Compute the torsion of this curve.

Again, using the arc-length parametrization, we can compute the binormal and the principle unit normal vectors as \[ \mathbf{N}(s) = \begin{bmatrix} 0 \\ - \cos{\left(\frac{s}{\sqrt{a^{2} + b^{2}}} \right)} \\ - \sin{\left(\frac{s}{\sqrt{a^{2} + b^{2}}} \right)}\end{bmatrix} \quad\text{and}\quad \mathbf{B}(s) = \begin{bmatrix} \frac{a}{\sqrt{a^{2} + b^{2}}} \\ \frac{b \sin{\left(\frac{s}{\sqrt{a^{2} + b^{2}}} \right)}}{\sqrt{a^{2} + b^{2}}} \\ - \frac{b \cos{\left(\frac{s}{\sqrt{a^{2} + b^{2}}} \right)}}{\sqrt{a^{2} + b^{2}}}\end{bmatrix} \quad\text{and}\quad \frac{d\mathbf{B}}{ds} = \begin{bmatrix} 0 \\ \frac{b \cos{\left(\frac{s}{\sqrt{a^{2} + b^{2}}} \right)}}{a^{2} + b^{2}} \\ \frac{b \sin{\left(\frac{s}{\sqrt{a^{2} + b^{2}}} \right)}}{a^{2} + b^{2}}\end{bmatrix} \] Therefore, the torsion can be computed as \[ \tau = -\frac{d\mathbf{B}}{ds} \cdot \mathbf{N}(s) = \frac{b}{a^{2} + b^{2}} \] Notice that the torsion is also a constant that is only dependent and \(a\) and \(b\) (but remain the same value anywhere on the helix).

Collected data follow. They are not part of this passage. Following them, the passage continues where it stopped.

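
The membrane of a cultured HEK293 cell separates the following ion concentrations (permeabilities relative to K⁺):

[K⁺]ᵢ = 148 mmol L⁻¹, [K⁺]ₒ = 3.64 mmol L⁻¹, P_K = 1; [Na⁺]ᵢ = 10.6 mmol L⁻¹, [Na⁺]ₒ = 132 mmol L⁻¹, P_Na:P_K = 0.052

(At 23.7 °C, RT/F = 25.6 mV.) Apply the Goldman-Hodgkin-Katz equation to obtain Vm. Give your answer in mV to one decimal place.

Vm = 25.6 · ln[(Σ P·[cation]ₒ + Σ P·[anion]ᵢ) / (Σ P·[cation]ᵢ + Σ P·[anion]ₒ)]
Numerator = 1×3.64 + 0.052×132 = 10.5
Denominator = 1×148 + 0.052×10.6 = 148.6
Vm = 25.6 · ln(0.07071) = 25.6 × (-2.6492) = -67.82 mV

-67.8 mV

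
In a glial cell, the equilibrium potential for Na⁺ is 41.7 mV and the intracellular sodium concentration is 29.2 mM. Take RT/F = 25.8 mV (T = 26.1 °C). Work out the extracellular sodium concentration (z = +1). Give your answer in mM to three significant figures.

Nernst: E = (25.8/1) · ln([out]/[in]), so ln([out]/[in]) = 41.7 × 1 / 25.8 = 1.6163.
[out]/[in] = e^(1.6163) = 5.034.
[out] = 5.034 × 29.2 = 147 mM.

147 mM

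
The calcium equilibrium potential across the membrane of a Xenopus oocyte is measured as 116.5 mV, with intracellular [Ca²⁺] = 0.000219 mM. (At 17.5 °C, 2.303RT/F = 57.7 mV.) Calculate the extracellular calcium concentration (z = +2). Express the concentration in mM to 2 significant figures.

2.4 mM

Nernst: E = (57.7/2) · log₁₀([out]/[in]), so log₁₀([out]/[in]) = 116.5 × 2 / 57.7 = 4.0381.
[out]/[in] = 10^(4.0381) = 1.092e+04.
[out] = 1.092e+04 × 0.000219 = 2.391 mM.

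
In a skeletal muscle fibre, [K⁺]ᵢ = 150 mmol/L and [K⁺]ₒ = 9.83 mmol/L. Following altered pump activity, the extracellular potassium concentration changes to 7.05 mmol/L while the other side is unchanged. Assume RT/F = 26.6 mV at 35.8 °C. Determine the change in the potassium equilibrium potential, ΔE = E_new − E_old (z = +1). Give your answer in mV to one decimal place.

E_old = (26.6/1)·ln(9.83/150) = -72.49 mV
E_new = (26.6/1)·ln(7.05/150) = -81.33 mV
ΔE = -81.33 − (-72.49) = -8.84 mV

-8.8 mV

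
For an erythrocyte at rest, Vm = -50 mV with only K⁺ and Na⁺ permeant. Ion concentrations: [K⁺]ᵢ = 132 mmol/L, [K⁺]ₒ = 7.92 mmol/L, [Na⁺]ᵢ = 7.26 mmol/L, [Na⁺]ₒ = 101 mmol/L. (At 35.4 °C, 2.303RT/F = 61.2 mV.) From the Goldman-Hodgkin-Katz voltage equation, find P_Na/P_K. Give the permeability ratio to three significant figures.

0.122

Let α = P_Na/P_K. GHK: Vm = 61.2·log₁₀[(Kₒ + α·Naₒ)/(Kᵢ + α·Naᵢ)].
10^(Vm/61.2) = 10^(-50.0/61.2) = 0.15241
So 0.15241·(Kᵢ + α·Naᵢ) = Kₒ + α·Naₒ → α = (0.15241·132.0 − 7.92) / (101.0 − 0.15241·7.26)
α = (20.12 − 7.92) / (101.0 − 1.106) = 12.2/99.89 = 0.1221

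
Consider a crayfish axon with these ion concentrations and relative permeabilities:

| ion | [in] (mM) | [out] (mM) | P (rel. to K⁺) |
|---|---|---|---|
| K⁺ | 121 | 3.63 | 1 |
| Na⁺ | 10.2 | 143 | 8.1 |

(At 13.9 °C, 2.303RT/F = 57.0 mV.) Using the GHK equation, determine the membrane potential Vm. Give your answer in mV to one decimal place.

Vm = 57.0 · log₁₀[(Σ P·[cation]ₒ + Σ P·[anion]ᵢ) / (Σ P·[cation]ᵢ + Σ P·[anion]ₒ)]
Numerator = 1×3.63 + 8.1×143 = 1162
Denominator = 1×121 + 8.1×10.2 = 203.6
Vm = 57.0 · log₁₀(5.7064) = 57.0 × (0.7564) = 43.11 mV

43.1 mV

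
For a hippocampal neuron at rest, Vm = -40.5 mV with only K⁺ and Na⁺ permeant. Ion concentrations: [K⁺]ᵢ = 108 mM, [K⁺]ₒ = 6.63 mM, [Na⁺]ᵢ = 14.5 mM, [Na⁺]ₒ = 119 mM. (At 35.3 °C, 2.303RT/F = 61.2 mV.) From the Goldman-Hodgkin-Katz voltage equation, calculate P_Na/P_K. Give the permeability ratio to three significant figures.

0.146

Let α = P_Na/P_K. GHK: Vm = 61.2·log₁₀[(Kₒ + α·Naₒ)/(Kᵢ + α·Naᵢ)].
10^(Vm/61.2) = 10^(-40.5/61.2) = 0.21789
So 0.21789·(Kᵢ + α·Naᵢ) = Kₒ + α·Naₒ → α = (0.21789·108.0 − 6.63) / (119.0 − 0.21789·14.5)
α = (23.53 − 6.63) / (119.0 − 3.159) = 16.9/115.8 = 0.1459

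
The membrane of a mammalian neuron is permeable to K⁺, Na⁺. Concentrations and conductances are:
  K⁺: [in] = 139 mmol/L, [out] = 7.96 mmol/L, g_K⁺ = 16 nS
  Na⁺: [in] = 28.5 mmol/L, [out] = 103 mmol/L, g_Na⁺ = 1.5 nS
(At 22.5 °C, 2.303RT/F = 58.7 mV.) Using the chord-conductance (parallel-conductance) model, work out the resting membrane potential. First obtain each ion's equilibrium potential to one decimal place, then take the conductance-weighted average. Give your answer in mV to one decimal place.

-63.8 mV

E_K⁺ = (58.7/1)·log₁₀(7.96/139) = -72.9 mV
E_Na⁺ = (58.7/1)·log₁₀(103/28.5) = 32.8 mV
Vm = (Σ gᵢEᵢ)/(Σ gᵢ) = (16·-72.9 + 1.5·32.8) / (16 + 1.5)
= -1117.20 / 17.5 = -63.84 mV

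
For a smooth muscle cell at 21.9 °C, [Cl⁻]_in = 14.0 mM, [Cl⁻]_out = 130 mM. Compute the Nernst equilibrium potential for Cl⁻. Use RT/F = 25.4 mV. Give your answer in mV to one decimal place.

E = (25.4/z) · ln([Cl⁻]_out/[Cl⁻]_in) with z = -1.
For an anion, dividing by z = -1 reverses the sign.
= (25.4/-1) · ln(130/14.0) = -25.40 · ln(9.286)
= -25.40 · (2.2285) = -56.60 mV

-56.6 mV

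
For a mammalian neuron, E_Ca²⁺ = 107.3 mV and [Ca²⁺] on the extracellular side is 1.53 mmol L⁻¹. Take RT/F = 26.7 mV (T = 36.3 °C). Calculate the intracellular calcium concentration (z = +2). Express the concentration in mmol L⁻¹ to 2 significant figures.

0.00049 mmol L⁻¹

Nernst: E = (26.7/2) · ln([out]/[in]), so ln([out]/[in]) = 107.3 × 2 / 26.7 = 8.0375.
[out]/[in] = e^(8.0375) = 3095.
[in] = 1.53 / 3095 = 0.0004944 mmol L⁻¹.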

Decomposition of acceleration

Let \(\mathbf{a} = \frac{d^2 \mathbf{r}}{dt^2}\) be the acceleration vector. It can be decomposed into its tangential and normal components. That is, \[ \mathbf{a} = a_T \mathbf{T} + a_N \mathbf{N} \] for some scalars \(a_T\) (describing the tangential component) and \(a_N\) (describing the normal component). They are not to be confused with the parameter \(a\) we used to describe the shape of the helix.

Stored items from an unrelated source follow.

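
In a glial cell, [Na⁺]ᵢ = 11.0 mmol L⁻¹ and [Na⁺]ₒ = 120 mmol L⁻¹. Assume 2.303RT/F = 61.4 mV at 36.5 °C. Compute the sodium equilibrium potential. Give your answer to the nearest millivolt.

64 mV

E = (61.4/z) · log₁₀([Na⁺]_out/[Na⁺]_in) with z = +1.
= (61.4/1) · log₁₀(120/11.0) = 61.40 · log₁₀(10.91)
= 61.40 · (1.0378) = 63.72 mV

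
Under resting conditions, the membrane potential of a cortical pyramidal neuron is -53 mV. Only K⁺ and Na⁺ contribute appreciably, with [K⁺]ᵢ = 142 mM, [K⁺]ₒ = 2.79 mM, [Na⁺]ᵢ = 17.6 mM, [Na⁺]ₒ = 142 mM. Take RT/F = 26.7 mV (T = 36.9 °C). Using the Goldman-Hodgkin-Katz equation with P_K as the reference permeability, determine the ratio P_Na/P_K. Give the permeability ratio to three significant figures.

0.120

Let α = P_Na/P_K. GHK: Vm = 26.7·ln[(Kₒ + α·Naₒ)/(Kᵢ + α·Naᵢ)].
e^(Vm/26.7) = e^(-53.0/26.7) = 0.13738
So 0.13738·(Kᵢ + α·Naᵢ) = Kₒ + α·Naₒ → α = (0.13738·142.0 − 2.79) / (142.0 − 0.13738·17.6)
α = (19.51 − 2.79) / (142.0 − 2.418) = 16.72/139.6 = 0.1198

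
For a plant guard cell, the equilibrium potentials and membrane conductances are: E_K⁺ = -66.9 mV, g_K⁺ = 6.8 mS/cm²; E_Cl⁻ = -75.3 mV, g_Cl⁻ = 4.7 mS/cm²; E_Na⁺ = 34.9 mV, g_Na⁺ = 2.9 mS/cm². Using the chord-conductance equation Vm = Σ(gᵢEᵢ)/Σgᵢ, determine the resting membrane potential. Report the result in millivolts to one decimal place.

Σ gᵢEᵢ = 6.8·(-66.9) + 4.7·(-75.3) + 2.9·(34.9) = -707.62
Σ gᵢ = 6.8 + 4.7 + 2.9 = 14.4
Vm = -707.62 / 14.4 = -49.14 mV

-49.1 mV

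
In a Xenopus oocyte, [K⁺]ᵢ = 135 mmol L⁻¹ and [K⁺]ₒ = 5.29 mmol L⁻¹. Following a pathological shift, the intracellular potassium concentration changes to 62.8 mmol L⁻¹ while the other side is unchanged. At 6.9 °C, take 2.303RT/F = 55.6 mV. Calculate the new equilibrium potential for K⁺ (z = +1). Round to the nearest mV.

-60 mV

After the shift: [K⁺]_out = 5.29, [K⁺]_in = 62.8 mmol L⁻¹.
E_new = (55.6/1)·log₁₀(5.29/62.8) = 55.60 · (-1.0745) = -59.74 mV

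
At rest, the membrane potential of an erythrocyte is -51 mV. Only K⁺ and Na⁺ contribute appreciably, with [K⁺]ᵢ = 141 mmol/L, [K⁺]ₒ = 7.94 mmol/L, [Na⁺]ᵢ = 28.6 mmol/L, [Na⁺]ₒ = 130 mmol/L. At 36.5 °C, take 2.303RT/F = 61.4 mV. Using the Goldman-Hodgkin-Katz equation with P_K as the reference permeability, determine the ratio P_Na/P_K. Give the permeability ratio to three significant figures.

0.102

Let α = P_Na/P_K. GHK: Vm = 61.4·log₁₀[(Kₒ + α·Naₒ)/(Kᵢ + α·Naᵢ)].
10^(Vm/61.4) = 10^(-51.0/61.4) = 0.1477
So 0.1477·(Kᵢ + α·Naᵢ) = Kₒ + α·Naₒ → α = (0.1477·141.0 − 7.94) / (130.0 − 0.1477·28.6)
α = (20.83 − 7.94) / (130.0 − 4.224) = 12.89/125.8 = 0.1025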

Compute \(a_T\) and \(a_N\).

First, we can compute \[ \mathbf{a} = \frac{d^2 \mathbf{r}}{dt^2} = \frac{d}{dt} \left( \frac{d}{dt} \begin{bmatrix} b t \\ a \cos{\left(t \right)} \\ a \sin{\left(t \right)}\end{bmatrix} \right) = \frac{d}{dt} \begin{bmatrix} b \\ - a \sin{\left(t \right)} \\ a \cos{\left(t \right)}\end{bmatrix} = \begin{bmatrix} 0 \\ - a \cos{\left(t \right)} \\ - a \sin{\left(t \right)}\end{bmatrix} \] The tangent component \(a_T\) is simply the project of the acceleration vector \(\mathbf{a}\) in the direction of \(\mathbf{T}\). That is, \[ a_T = \mathbf{a} \cdot \mathbf{T} = \begin{bmatrix} 0 \\ - a \cos{\left(t \right)} \\ - a \sin{\left(t \right)}\end{bmatrix} \;\cdot\; \begin{bmatrix} \frac{b}{\sqrt{a^{2} + b^{2}}} \\ - \frac{a \sin{\left(t \right)}}{\sqrt{a^{2} + b^{2}}} \\ \frac{a \cos{\left(t \right)}}{\sqrt{a^{2} + b^{2}}}\end{bmatrix} = 0 \] This answer agrees with our intuition since we know that the scalar speed remains constant.

Similarly, \(a_N\) is the projection of \(\mathbf{a}\) in the direction of \(\mathbf{N}\). That is,

\[ a_N = \mathbf{a} \cdot \mathbf{N} = \begin{bmatrix} 0 \\ - a \cos{\left(t \right)} \\ - a \sin{\left(t \right)}\end{bmatrix} \;\cdot\; \begin{bmatrix} 0 \\ - \cos{\left(t \right)} \\ - \sin{\left(t \right)}\end{bmatrix} = a \]

This give us the magnitude of the normal component of the acceleration, which is responsibie for turning.

Recall that scalar speed (i.e., \(\| \mathbf{r}'(t) \|\), which is equivalent to \(\frac{ds}{dt}\)) is given by \[ \frac{ds}{dt} = \frac{d}{dt} s = \frac{d}{dt} \left( t \sqrt{a^{2} + b^{2}} \right) = \sqrt{a^{2} + b^{2}}. \] The magnitude of the tangential component \(a_T\) is also given by the derivative of this scalar speed. Therefore, \[ a_T = \frac{d}{dt} \left( \sqrt{a^{2} + b^{2}} \right) = 0 \]

The normal component \(a_N\) can becomputed using the scalar speed and the curvature: \[ a_N = \kappa \, \left( \frac{ds}{dt} \right)^2 = \frac{a}{a^{2} + b^{2}} \left( \sqrt{a^{2} + b^{2}} \right)^2 = a \]

Actually, once we know \(a_T = 0\), we can recognize that

\[ \mathbf{a} = 0 \, \mathbf{T} + a_N \, \mathbf{N} = a_N \, \mathbf{N} \]

Therefore, \(a_N\) must be \(\| \mathbf{a} \|\), i.e.,

\[ a_N = \| \mathbf{a} \| = \left\| \begin{bmatrix} 0 \\ - a \cos{\left(t \right)} \\ - a \sin{\left(t \right)}\end{bmatrix} \right\| = a \]

This agrees with answers obtained through the other two methods.